'It's my role in the universe to make people feel better,' Elsa Dorfman says in this lovely, gentle, touching documentary, currently streaming on Netflix. Elsa passed away this year on May 30th, leaving a body of work behind unique in its success as well as its lack of pretension. Elsa frequently stood her subjects in front of a white screen and photographed them without props. When she did, however, something magical would happen. Elsa claimed she was only interested in surfaces, but somehow, by capturing what appeared on the surface of her subject, the essence was revealed.
We learn in the film that her camera was one of only six in the world. Maybe that had something to do with the magic of her portraits. It was a Polaroid 20 x 24 inch camera (quite a beast). When Polaroid went bankrupt in 2008, production of the film the camera used ceased. Elsa bought a final year's supply and that was it. Her whole modus operandi had become a relic of the past.

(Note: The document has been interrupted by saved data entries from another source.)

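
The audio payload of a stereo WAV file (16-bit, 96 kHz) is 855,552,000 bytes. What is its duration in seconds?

Byte rate = 96,000 × 2 × 2 = 384,000 bytes/s.
Duration = 855,552,000 / 384,000 = 2,228 s.

2,228 seconds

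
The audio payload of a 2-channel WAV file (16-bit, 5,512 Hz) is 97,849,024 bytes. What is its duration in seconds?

Byte rate = 5,512 × 2 × 2 = 22,048 bytes/s.
Duration = 97,849,024 / 22,048 = 4,438 s.

4,438 seconds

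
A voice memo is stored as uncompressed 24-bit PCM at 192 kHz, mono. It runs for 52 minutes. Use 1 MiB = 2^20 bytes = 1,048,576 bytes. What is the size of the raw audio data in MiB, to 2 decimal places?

Duration = 52 minutes = 3,120 s.
Bytes = 192,000 samples/s × 3,120 s × 3 bytes/sample × 1 ch = 1,797,120,000 bytes.
1,797,120,000 / 1,048,576 = 1713.87 MiB.

1713.87 MiB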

I first became aware of Elsa through her pictures of Allen Ginsberg. The two of them were great friends. Elsa had worked at Grove Press in the 1950s and taken photos of other poet luminaries like Robert Creeley and Charles Olson. The Ginsberg photos have endured, though, possibly because he has endured (to some extent) in the popular consciousness where the other poets haven't. Bob Dylan has certainly endured and Elsa's most famous photograph is of Dylan and Ginsberg together, backstage at the Rolling Thunder tour. In it, Dylan appears to be teaching Ginsberg how to play guitar. It's a brilliant, seductive picture, assumed by almost everybody to have been spontaneously captured.
Except Ginsberg writes in his journal the night before that such a picture would make a wonderful image. Elsa says herself in the movie that he always had one eye on posterity. He would never even send a letter without going down to Grove Press to get it photocopied first, she remembers.